Sanity check: if your North Star has no depth threshold, you are probably measuring participation, not value. Add one.
Airbnb's choice is interesting for the opposite reason. Nights booked has no threshold — but the unit itself contains the depth, because a single booking can be one night or fourteen nights, and a fourteen-night booking represents fourteen times the user value and roughly fourteen times the revenue. The depth is baked into the unit.
Components: breadth, depth, frequency, efficiency
When you are building a candidate from scratch rather than borrowing one, decompose the user's main action into four components and ask which combination matters.
Breadth is reach — how many users take the action at all. Depth is how much each user does — minutes per user, messages per team. Frequency is the temporal density — sessions per week, bookings per quarter. Efficiency is the quality — share of sessions that end in a completed action, share of messages that get a reply.
A North Star usually multiplies two of these. Weekly active users × messages sent per active user is a breadth × depth metric, which is roughly what WhatsApp tracks. Bookings × average nights per booking = nights booked is breadth × depth in disguise. Time listening = users × minutes per user × days active per week is a triple product.
The danger of single-component North Stars is that teams game the easy lever. If your North Star is pure breadth, growth marketing wins and the product gets shallower. If it is pure depth, you optimize for power users while abandoning new ones. The multiplicative structure forces teams to keep both honest.
Tiers of metrics around the North Star
The North Star does not stand alone. It sits at the top of a tree:
- L0 — North Star. One metric, company-wide.
- L1 — Input metrics. Three to five drivers that mathematically roll up into the North Star. For Slack: number of integrations adopted per team, daily active members per team, messages per active member.
- L2 — Team metrics. Ten to twenty tactical metrics per team, each owned by a specific squad. A growth team owns activation rate; a platform team owns p95 latency.
- L3 — Feature metrics. Per-feature numbers used inside A/B tests. These are not reported to the executive team.
The art is keeping the L1 inputs truly mathematically connected to the L0. If you cannot write North Star = f(L1_1, L1_2, ...) on a whiteboard, your inputs are aspirational, not driver metrics. Teams will optimize them and the North Star will not move, and within a quarter the executive team will lose faith in the whole framework.
Common pitfalls
The first trap is copying a competitor's metric without their context. Meta uses daily active users because their entire business model is ad impressions, and DAU is the closest leading indicator of ad inventory. A B2B SaaS product copying DAU as its North Star ends up optimizing logins, which is not what their customers pay for. The fix is to start from your own business model — subscription, marketplace, ad-supported, freemium — and let that constrain the candidate list before you look at anyone else's choice.
The second trap is picking too early. In a pre-product-market-fit phase, the user base is too small and too noisy for any aggregate metric to be meaningful. Teams that crown a North Star at this stage end up steering by noise and missing qualitative signals from the small number of users who actually love the product. A working rule: do not pick a permanent North Star until you have at least 10,000 weekly active users and stable week-over-week retention curves.

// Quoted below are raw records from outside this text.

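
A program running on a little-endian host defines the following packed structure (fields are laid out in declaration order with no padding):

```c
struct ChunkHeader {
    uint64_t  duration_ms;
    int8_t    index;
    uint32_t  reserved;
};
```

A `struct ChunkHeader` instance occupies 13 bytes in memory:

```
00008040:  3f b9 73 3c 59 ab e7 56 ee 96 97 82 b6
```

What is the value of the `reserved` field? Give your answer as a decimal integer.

3062011798

`reserved` follows `duration_ms` (8 B), `index` (1 B), so it starts at offset 8 + 1 = 9 and occupies 4 bytes.
Bytes at offsets 9..12: 96 97 82 B6.
In little-endian order the low byte comes first in memory.
Reassemble most-significant byte first: B6 82 97 96 → 0xB6829796.
0xB6829796 = 3062011798.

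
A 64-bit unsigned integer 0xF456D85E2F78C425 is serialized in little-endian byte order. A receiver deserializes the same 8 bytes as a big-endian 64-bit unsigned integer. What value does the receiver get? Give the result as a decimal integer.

2721432219688654580

Stored little-endian, the bytes at ascending addresses are 25 C4 78 2F 5E D8 56 F4.
Read back as big-endian, the last byte is least significant, giving 0x25C4782F5ED856F4.
0x25C4782F5ED856F4 = 2721432219688654580.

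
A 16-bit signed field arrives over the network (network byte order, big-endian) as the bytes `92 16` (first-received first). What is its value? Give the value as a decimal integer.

-28138

In big-endian order the high byte comes first in memory.
The bytes are already most-significant first: 0x9216.
Top bit is set, so as a signed 16-bit value this is 0x9216 − 2^16 = -28138.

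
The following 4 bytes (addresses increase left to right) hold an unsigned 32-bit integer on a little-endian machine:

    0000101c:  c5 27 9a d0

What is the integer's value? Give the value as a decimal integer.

3499763653

Little-endian stores the least-significant byte at the lowest address.
Reassemble most-significant byte first: D0 9A 27 C5 → 0xD09A27C5.
0xD09A27C5 = 3499763653.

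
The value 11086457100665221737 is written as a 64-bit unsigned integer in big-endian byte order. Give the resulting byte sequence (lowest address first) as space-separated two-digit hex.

99 DB 01 FE 96 C1 F2 69

11086457100665221737 in hexadecimal, padded to 64 bits, is 0x99DB01FE96C1F269.
Split into bytes (most-significant first): 99 DB 01 FE 96 C1 F2 69.
Big-endian stores the most-significant byte at the lowest address.
So the memory order matches the most-significant-first order: 99 DB 01 FE 96 C1 F2 69.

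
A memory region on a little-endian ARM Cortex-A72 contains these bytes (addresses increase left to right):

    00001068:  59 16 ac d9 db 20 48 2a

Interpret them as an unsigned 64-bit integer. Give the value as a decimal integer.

3046721276538000985

In little-endian order the low byte comes first in memory.
Reassemble most-significant byte first: 2A 48 20 DB D9 AC 16 59 → 0x2A4820DBD9AC1659.
0x2A4820DBD9AC1659 = 3046721276538000985.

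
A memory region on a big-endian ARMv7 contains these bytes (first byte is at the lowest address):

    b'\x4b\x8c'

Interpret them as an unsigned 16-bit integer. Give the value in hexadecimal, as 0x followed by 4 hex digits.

0x4B8C

Big-endian stores the most-significant byte at the lowest address.
The bytes are already most-significant first: 0x4B8C.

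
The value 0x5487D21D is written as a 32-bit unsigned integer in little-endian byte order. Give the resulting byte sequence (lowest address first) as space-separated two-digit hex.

Split into bytes (most-significant first): 54 87 D2 1D.
In little-endian order the low byte comes first in memory.
So at ascending addresses the bytes are 1D D2 87 54.

1D D2 87 54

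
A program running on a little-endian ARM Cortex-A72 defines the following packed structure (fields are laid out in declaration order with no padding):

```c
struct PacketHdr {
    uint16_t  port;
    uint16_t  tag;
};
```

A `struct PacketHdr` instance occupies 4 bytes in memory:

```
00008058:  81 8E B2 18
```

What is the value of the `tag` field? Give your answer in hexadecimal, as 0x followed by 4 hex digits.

`tag` follows `port` (2 bytes), so it starts at byte offset 2 and occupies 2 bytes.
Bytes at offsets 2..3: B2 18.
Little-endian stores the least-significant byte at the lowest address.
Reassemble most-significant byte first: 18 B2 → 0x18B2.

0x18B2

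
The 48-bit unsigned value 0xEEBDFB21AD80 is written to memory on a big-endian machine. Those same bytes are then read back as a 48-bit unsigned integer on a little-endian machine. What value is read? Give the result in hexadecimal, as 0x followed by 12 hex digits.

Stored big-endian, the bytes at ascending addresses are EE BD FB 21 AD 80.
Read back as little-endian, the first byte is least significant, giving 0x80AD21FBBDEE.

0x80AD21FBBDEE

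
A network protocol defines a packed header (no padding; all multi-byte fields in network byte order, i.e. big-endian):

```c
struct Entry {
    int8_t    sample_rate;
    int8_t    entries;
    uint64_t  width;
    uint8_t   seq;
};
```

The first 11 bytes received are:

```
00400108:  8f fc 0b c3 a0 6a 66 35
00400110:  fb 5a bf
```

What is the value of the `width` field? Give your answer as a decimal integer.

847697533717576538

`width` follows `sample_rate` (1 B), `entries` (1 B), so it starts at offset 1 + 1 = 2 and occupies 8 bytes.
Bytes at offsets 2..9: 0B C3 A0 6A 66 35 FB 5A.
In big-endian order the high byte comes first in memory.
The bytes are already most-significant first: 0x0BC3A06A6635FB5A.
0x0BC3A06A6635FB5A = 847697533717576538.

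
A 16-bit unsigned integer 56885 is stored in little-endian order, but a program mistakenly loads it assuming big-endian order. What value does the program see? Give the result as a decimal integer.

13790

56885 in 16-bit hexadecimal is 0xDE35.
Stored little-endian, the bytes at ascending addresses are 35 DE.
Read back as big-endian, the last byte is least significant, giving 0x35DE.
0x35DE = 13790.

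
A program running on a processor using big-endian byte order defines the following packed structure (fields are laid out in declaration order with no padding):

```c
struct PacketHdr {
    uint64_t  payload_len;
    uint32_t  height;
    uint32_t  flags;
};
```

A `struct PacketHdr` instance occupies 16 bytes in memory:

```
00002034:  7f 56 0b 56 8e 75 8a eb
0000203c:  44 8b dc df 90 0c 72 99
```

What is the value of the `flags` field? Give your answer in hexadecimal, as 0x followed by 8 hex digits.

0x900C7299

`flags` follows `payload_len` (8 B), `height` (4 B), so it starts at offset 8 + 4 = 12 and occupies 4 bytes.
Bytes at offsets 12..15: 90 0C 72 99.
Big-endian: lowest address holds the most-significant byte.
The bytes are already most-significant first: 0x900C7299.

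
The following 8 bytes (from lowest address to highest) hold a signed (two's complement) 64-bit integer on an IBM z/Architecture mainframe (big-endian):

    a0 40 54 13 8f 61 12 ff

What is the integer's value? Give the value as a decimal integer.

Big-endian: lowest address holds the most-significant byte.
The bytes are already most-significant first: 0xA04054138F6112FF.
Top bit is set, so as a signed 64-bit value this is 0xA04054138F6112FF − 2^64 = -6899422186144984321.

-6899422186144984321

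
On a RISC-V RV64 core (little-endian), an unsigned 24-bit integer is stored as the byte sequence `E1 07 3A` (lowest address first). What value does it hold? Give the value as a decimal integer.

3803105

In little-endian order the low byte comes first in memory.
Reassemble most-significant byte first: 3A 07 E1 → 0x3A07E1.
0x3A07E1 = 3803105.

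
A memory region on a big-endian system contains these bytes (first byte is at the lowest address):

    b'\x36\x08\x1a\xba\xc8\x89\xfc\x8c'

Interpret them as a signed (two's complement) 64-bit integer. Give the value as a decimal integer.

Big-endian stores the most-significant byte at the lowest address.
The bytes are already most-significant first: 0x36081ABAC889FC8C.
0x36081ABAC889FC8C = 3893391267392519308.

3893391267392519308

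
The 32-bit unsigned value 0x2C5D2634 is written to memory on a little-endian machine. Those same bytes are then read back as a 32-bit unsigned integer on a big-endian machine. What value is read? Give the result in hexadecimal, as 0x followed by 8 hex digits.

Stored little-endian, the bytes at ascending addresses are 34 26 5D 2C.
Read back as big-endian, the last byte is least significant, giving 0x34265D2C.

0x34265D2C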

The third trap is gameable metrics. If your North Star is sessions per user and a clever growth team realizes they can split one session into three by tweaking the inactivity timeout, the North Star will go up by 200% in a week and nobody will buy more. Pressure-test every candidate with the question: what is the cheapest, least value-creating way to move this metric? If the answer is uncomfortably cheap, the metric is gameable and needs a depth threshold or a quality denominator.

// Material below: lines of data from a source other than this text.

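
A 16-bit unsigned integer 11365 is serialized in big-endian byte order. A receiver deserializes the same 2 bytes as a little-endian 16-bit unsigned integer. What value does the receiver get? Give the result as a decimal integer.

25900

11365 in 16-bit hexadecimal is 0x2C65.
Stored big-endian, the bytes at ascending addresses are 2C 65.
Read back as little-endian, the first byte is least significant, giving 0x652C.
0x652C = 25900.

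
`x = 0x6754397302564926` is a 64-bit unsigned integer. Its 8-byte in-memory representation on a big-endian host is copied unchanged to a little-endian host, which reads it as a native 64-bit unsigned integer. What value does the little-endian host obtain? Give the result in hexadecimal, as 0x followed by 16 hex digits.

Stored big-endian, the bytes at ascending addresses are 67 54 39 73 02 56 49 26.
Read back as little-endian, the first byte is least significant, giving 0x2649560273395467.

0x2649560273395467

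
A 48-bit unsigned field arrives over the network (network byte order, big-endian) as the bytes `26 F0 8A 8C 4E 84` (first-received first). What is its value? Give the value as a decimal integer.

Big-endian: lowest address holds the most-significant byte.
The bytes are already most-significant first: 0x26F08A8C4E84.
0x26F08A8C4E84 = 42814558457476.

42814558457476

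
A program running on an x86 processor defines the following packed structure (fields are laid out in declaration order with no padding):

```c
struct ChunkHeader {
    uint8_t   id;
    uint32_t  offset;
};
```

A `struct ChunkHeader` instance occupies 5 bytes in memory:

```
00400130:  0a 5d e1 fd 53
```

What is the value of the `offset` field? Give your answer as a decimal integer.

1409147229

`offset` follows `id` (1 byte), so it starts at byte offset 1 and occupies 4 bytes.
Bytes at offsets 1..4: 5D E1 FD 53.
Little-endian: lowest address holds the least-significant byte.
Reassemble most-significant byte first: 53 FD E1 5D → 0x53FDE15D.
0x53FDE15D = 1409147229.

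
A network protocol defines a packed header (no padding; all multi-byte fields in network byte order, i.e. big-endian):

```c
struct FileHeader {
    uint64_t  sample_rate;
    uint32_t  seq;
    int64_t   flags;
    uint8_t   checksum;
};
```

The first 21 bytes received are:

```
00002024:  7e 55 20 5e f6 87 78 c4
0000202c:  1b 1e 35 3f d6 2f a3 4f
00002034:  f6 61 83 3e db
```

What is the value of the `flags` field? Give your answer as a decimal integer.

`flags` follows `sample_rate` (8 B), `seq` (4 B), so it starts at offset 8 + 4 = 12 and occupies 8 bytes.
Bytes at offsets 12..19: D6 2F A3 4F F6 61 83 3E.
Big-endian stores the most-significant byte at the lowest address.
The bytes are already most-significant first: 0xD62FA34FF661833E.
Top bit is set, so as a signed 64-bit value this is 0xD62FA34FF661833E − 2^64 = -3013010061856242882.

-3013010061856242882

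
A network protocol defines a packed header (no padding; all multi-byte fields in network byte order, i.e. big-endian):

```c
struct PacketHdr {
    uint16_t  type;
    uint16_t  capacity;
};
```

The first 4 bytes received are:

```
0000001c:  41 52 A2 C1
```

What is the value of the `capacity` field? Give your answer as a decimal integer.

41665

`capacity` follows `type` (2 bytes), so it starts at byte offset 2 and occupies 2 bytes.
Bytes at offsets 2..3: A2 C1.
Big-endian: lowest address holds the most-significant byte.
The bytes are already most-significant first: 0xA2C1.
0xA2C1 = 41665.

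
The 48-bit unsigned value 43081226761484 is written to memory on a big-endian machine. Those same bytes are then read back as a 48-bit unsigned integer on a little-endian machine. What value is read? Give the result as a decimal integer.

13972461923879

43081226761484 in 48-bit hexadecimal is 0x272EA137B50C.
Stored big-endian, the bytes at ascending addresses are 27 2E A1 37 B5 0C.
Read back as little-endian, the first byte is least significant, giving 0x0CB537A12E27.
0x0CB537A12E27 = 13972461923879.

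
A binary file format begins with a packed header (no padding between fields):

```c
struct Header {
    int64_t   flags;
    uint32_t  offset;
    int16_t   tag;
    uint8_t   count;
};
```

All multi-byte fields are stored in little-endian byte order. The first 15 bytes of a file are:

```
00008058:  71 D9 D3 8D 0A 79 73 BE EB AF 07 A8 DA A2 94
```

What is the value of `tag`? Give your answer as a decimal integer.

`tag` follows `flags` (8 B), `offset` (4 B), so it starts at offset 8 + 4 = 12 and occupies 2 bytes.
Bytes at offsets 12..13: DA A2.
In little-endian order the low byte comes first in memory.
Reassemble most-significant byte first: A2 DA → 0xA2DA.
Top bit is set, so as a signed 16-bit value this is 0xA2DA − 2^16 = -23846.

-23846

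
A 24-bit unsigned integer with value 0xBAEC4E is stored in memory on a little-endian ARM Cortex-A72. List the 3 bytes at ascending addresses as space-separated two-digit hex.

Split into bytes (most-significant first): BA EC 4E.
Little-endian stores the least-significant byte at the lowest address.
So at ascending addresses the bytes are 4E EC BA.

4E EC BA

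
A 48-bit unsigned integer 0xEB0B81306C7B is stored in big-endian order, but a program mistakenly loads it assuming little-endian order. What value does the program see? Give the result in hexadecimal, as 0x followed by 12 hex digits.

0x7B6C30810BEB

Stored big-endian, the bytes at ascending addresses are EB 0B 81 30 6C 7B.
Read back as little-endian, the first byte is least significant, giving 0x7B6C30810BEB.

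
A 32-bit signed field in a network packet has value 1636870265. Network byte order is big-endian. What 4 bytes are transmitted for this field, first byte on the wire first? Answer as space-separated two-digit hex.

61 90 A8 79

1636870265 in hexadecimal, padded to 32 bits, is 0x6190A879.
Split into bytes (most-significant first): 61 90 A8 79.
Big-endian: lowest address holds the most-significant byte.
So the memory order matches the most-significant-first order: 61 90 A8 79.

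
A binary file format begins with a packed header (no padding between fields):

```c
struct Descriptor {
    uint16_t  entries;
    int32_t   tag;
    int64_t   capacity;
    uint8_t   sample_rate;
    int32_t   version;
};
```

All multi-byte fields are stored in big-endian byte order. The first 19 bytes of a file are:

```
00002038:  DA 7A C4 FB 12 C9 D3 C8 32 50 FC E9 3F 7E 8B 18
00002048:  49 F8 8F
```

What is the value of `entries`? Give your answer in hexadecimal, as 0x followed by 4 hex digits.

0xDA7A

`entries` is the first field, at byte offset 0, occupying 2 bytes.
Bytes at offsets 0..1: DA 7A.
Big-endian: lowest address holds the most-significant byte.
The bytes are already most-significant first: 0xDA7A.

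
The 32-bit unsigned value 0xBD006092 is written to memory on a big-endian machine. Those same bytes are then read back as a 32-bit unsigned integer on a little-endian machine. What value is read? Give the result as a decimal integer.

2455765181

Stored big-endian, the bytes at ascending addresses are BD 00 60 92.
Read back as little-endian, the first byte is least significant, giving 0x926000BD.
0x926000BD = 2455765181.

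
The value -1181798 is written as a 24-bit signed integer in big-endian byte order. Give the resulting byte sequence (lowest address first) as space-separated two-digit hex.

ED F7 9A

Two's complement of -1181798 in 24 bits: 1181798 = 0x120866; invert → 0xEDF799; add 1 → 0xEDF79A.
Split into bytes (most-significant first): ED F7 9A.
In big-endian order the high byte comes first in memory.
So the memory order matches the most-significant-first order: ED F7 9A.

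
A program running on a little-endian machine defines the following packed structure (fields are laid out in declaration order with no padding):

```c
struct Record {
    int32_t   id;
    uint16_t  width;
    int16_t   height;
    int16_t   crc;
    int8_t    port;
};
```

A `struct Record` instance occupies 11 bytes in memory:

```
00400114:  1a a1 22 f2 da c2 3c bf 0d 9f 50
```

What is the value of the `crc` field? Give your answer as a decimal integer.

`crc` follows `id` (4 B), `width` (2 B), `height` (2 B), so it starts at offset 4 + 2 + 2 = 8 and occupies 2 bytes.
Bytes at offsets 8..9: 0D 9F.
Little-endian: lowest address holds the least-significant byte.
Reassemble most-significant byte first: 9F 0D → 0x9F0D.
Top bit is set, so as a signed 16-bit value this is 0x9F0D − 2^16 = -24819.

-24819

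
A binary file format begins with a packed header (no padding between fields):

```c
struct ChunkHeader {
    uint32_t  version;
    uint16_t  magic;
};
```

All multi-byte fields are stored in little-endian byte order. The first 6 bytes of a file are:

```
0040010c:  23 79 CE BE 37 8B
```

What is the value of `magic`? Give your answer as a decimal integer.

`magic` follows `version` (4 bytes), so it starts at byte offset 4 and occupies 2 bytes.
Bytes at offsets 4..5: 37 8B.
Little-endian stores the least-significant byte at the lowest address.
Reassemble most-significant byte first: 8B 37 → 0x8B37.
0x8B37 = 35639.

35639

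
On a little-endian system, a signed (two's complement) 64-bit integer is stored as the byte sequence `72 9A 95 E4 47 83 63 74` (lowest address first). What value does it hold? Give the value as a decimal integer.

8386691275894921842

Little-endian: lowest address holds the least-significant byte.
Reassemble most-significant byte first: 74 63 83 47 E4 95 9A 72 → 0x74638347E4959A72.
0x74638347E4959A72 = 8386691275894921842.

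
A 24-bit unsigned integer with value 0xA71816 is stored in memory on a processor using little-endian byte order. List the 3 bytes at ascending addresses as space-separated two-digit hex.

Split into bytes (most-significant first): A7 18 16.
Little-endian: lowest address holds the least-significant byte.
So at ascending addresses the bytes are 16 18 A7.

16 18 A7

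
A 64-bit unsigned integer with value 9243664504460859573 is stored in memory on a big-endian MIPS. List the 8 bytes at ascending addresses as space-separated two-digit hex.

9243664504460859573 in hexadecimal, padded to 64 bits, is 0x804817E44B46D8B5.
Split into bytes (most-significant first): 80 48 17 E4 4B 46 D8 B5.
Big-endian: lowest address holds the most-significant byte.
So the memory order matches the most-significant-first order: 80 48 17 E4 4B 46 D8 B5.

80 48 17 E4 4B 46 D8 B5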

The fourth trap is rigidity. A North Star is right for a phase, not forever. Early-stage products usually optimize for user growth; growth-stage products switch to engagement; scale-stage products switch to monetization efficiency. Companies that refuse to update their North Star when the business model evolves end up with engagement-up-revenue-flat dashboards that everyone privately ignores. Plan to revisit the choice annually and expect it to change every two to three years.
The fifth trap, the most subtle, is declaring a North Star without a clear definition document. Six months later, two teams are reporting different numbers because one is filtering out internal users and the other is not, or because one is using event time and the other ingestion time. The metric must have a definition document with the SQL, the filters, and the owner — otherwise the political fights about the number replace the productive fights about how to move it.
Related reading
- North Star metric for product managers
- AARRR framework — pirate metrics
- DAU explained for PMs
- Activation framework for product managers
- Growth loops primer for PM
If you want to drill product-sense interview questions like "What would you choose as the North Star for X?" with structured feedback, NAILDD is launching with hundreds of PM and analytics problems built around exactly this pattern.
FAQ
Can a company have more than one North Star?

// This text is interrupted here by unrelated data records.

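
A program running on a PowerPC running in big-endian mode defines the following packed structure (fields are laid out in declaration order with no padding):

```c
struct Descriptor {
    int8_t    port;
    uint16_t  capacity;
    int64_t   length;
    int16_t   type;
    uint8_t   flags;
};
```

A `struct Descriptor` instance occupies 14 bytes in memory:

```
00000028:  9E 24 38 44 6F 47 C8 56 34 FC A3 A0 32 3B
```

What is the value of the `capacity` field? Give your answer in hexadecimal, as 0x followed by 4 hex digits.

`capacity` follows `port` (1 byte), so it starts at byte offset 1 and occupies 2 bytes.
Bytes at offsets 1..2: 24 38.
Big-endian: lowest address holds the most-significant byte.
The bytes are already most-significant first: 0x2438.

0x2438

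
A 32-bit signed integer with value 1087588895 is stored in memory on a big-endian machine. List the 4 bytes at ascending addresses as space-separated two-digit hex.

40 D3 4A 1F

1087588895 in hexadecimal, padded to 32 bits, is 0x40D34A1F.
Split into bytes (most-significant first): 40 D3 4A 1F.
Big-endian: lowest address holds the most-significant byte.
So the memory order matches the most-significant-first order: 40 D3 4A 1F.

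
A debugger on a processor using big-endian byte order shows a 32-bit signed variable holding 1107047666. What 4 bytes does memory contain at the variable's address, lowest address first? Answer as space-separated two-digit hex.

1107047666 in hexadecimal, padded to 32 bits, is 0x41FC34F2.
Split into bytes (most-significant first): 41 FC 34 F2.
In big-endian order the high byte comes first in memory.
So the memory order matches the most-significant-first order: 41 FC 34 F2.

41 FC 34 F2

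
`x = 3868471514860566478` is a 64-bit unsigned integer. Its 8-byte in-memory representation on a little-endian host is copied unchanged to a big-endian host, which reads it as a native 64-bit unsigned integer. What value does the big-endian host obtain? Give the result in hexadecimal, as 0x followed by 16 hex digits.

3868471514860566478 in 64-bit hexadecimal is 0x35AF9258C2FB37CE.
Stored little-endian, the bytes at ascending addresses are CE 37 FB C2 58 92 AF 35.
Read back as big-endian, the last byte is least significant, giving 0xCE37FBC25892AF35.

0xCE37FBC25892AF35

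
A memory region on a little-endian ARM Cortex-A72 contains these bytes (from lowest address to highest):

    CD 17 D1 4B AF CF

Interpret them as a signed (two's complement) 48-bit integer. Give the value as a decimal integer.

Little-endian: lowest address holds the least-significant byte.
Reassemble most-significant byte first: CF AF 4B D1 17 CD → 0xCFAF4BD117CD.
Top bit is set, so as a signed 48-bit value this is 0xCFAF4BD117CD − 2^48 = -53123178489907.

-53123178489907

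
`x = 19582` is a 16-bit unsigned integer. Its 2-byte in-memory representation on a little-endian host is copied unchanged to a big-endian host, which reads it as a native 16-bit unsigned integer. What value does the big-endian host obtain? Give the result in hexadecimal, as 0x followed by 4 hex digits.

0x7E4C

19582 in 16-bit hexadecimal is 0x4C7E.
Stored little-endian, the bytes at ascending addresses are 7E 4C.
Read back as big-endian, the last byte is least significant, giving 0x7E4C.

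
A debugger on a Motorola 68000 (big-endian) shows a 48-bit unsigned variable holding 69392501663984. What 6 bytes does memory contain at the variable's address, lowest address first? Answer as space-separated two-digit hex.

69392501663984 in hexadecimal, padded to 48 bits, is 0x3F1CB36968F0.
Split into bytes (most-significant first): 3F 1C B3 69 68 F0.
In big-endian order the high byte comes first in memory.
So the memory order matches the most-significant-first order: 3F 1C B3 69 68 F0.

3F 1C B3 69 68 F0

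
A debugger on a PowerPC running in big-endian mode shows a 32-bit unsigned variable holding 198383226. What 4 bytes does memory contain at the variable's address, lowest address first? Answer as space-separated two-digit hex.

0B D3 16 7A

198383226 in hexadecimal, padded to 32 bits, is 0x0BD3167A.
Split into bytes (most-significant first): 0B D3 16 7A.
Big-endian stores the most-significant byte at the lowest address.
So the memory order matches the most-significant-first order: 0B D3 16 7A.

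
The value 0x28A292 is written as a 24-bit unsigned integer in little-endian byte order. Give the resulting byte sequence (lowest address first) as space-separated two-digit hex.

92 A2 28

Split into bytes (most-significant first): 28 A2 92.
In little-endian order the low byte comes first in memory.
So at ascending addresses the bytes are 92 A2 28.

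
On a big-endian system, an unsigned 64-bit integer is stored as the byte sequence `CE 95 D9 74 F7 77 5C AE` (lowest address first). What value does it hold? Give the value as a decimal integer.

In big-endian order the high byte comes first in memory.
The bytes are already most-significant first: 0xCE95D974F7775CAE.
0xCE95D974F7775CAE = 14886043239734271150.

14886043239734271150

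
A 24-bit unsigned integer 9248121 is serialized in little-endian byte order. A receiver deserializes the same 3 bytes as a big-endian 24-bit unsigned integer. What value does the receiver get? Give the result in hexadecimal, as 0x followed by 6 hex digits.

0x791D8D

9248121 in 24-bit hexadecimal is 0x8D1D79.
Stored little-endian, the bytes at ascending addresses are 79 1D 8D.
Read back as big-endian, the last byte is least significant, giving 0x791D8D.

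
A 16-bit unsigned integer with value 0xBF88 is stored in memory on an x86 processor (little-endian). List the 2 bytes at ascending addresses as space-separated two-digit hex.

Split into bytes (most-significant first): BF 88.
In little-endian order the low byte comes first in memory.
So at ascending addresses the bytes are 88 BF.

88 BF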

Strictly, no — the whole point is alignment around a single number. In practice, a few companies run a pair of North Stars, typically one engagement metric and one revenue metric, to keep the two in tension. Amazon famously runs a constellation rather than a single star. For most companies under a few thousand employees, one North Star with three to five input metrics is the right shape. Adding a second star usually signals that the first one is wrong, not that two are needed.
Does this work for B2B products?
Yes, with adjustments. The unit of value in B2B is typically a team or account, not a user, because the buying unit is the team. Slack's North Star is teams-based for exactly this reason. Depth thresholds matter even more in B2B because the asymmetry between casual and committed accounts is enormous — a single Fortune 500 account can outweigh a thousand free trials in revenue terms. The four selection criteria are the same; only the unit changes.
How long should the cohort window be for evaluating whether a candidate "leads revenue"?
For consumer subscription products, run the correlation between the candidate metric and revenue with lags of 0, 30, 60, and 90 days, and pick the lag with the highest correlation as your evidence. For B2B SaaS with annual contracts, you may need to look at 6-12 month lags because the buying cycle is slower. If the candidate doesn't correlate at any lag under one year, it is not leading revenue — it is unrelated to revenue, and you have a different candidate to find.
What if my product is too new to have any revenue yet?
Then your North Star should be a value proxy, not a revenue proxy, and you should explicitly time-box it. Activation rate or time to first value are common early-stage North Stars. Set a milestone — for example, reach $1M ARR — at which you will re-evaluate and switch to a revenue-linked metric. Do not pretend a pre-revenue metric is your forever North Star; the moment revenue exists, the criteria shift and the metric will need to follow.
How do I get executive buy-in on the choice?
Run the rubric workshop with the executive team in the room, not separately. The scoring exercise itself is the alignment mechanism — by the time you have argued through four criteria for three candidates, the executives own the choice in a way they never would if you presented a fait accompli. Bring the data: correlations between each candidate and revenue, the depth-threshold inflection chart, and at least one back-of-envelope projection of where the metric goes if you ship the obvious next bets. The rubric without data is theater; the data without the rubric is a slide nobody remembers.
Should the North Star be public to employees?
Yes, including the definition, the current value, the target, and the input tree. Companies that hide their North Star end up with teams optimizing local metrics that pull in opposite directions. Companies that publish it — on the wall, in the all-hands deck, in the onboarding doc — get the alignment they were trying to buy by picking the metric in the first place. The whole exercise is wasted if only the executive team knows the answer.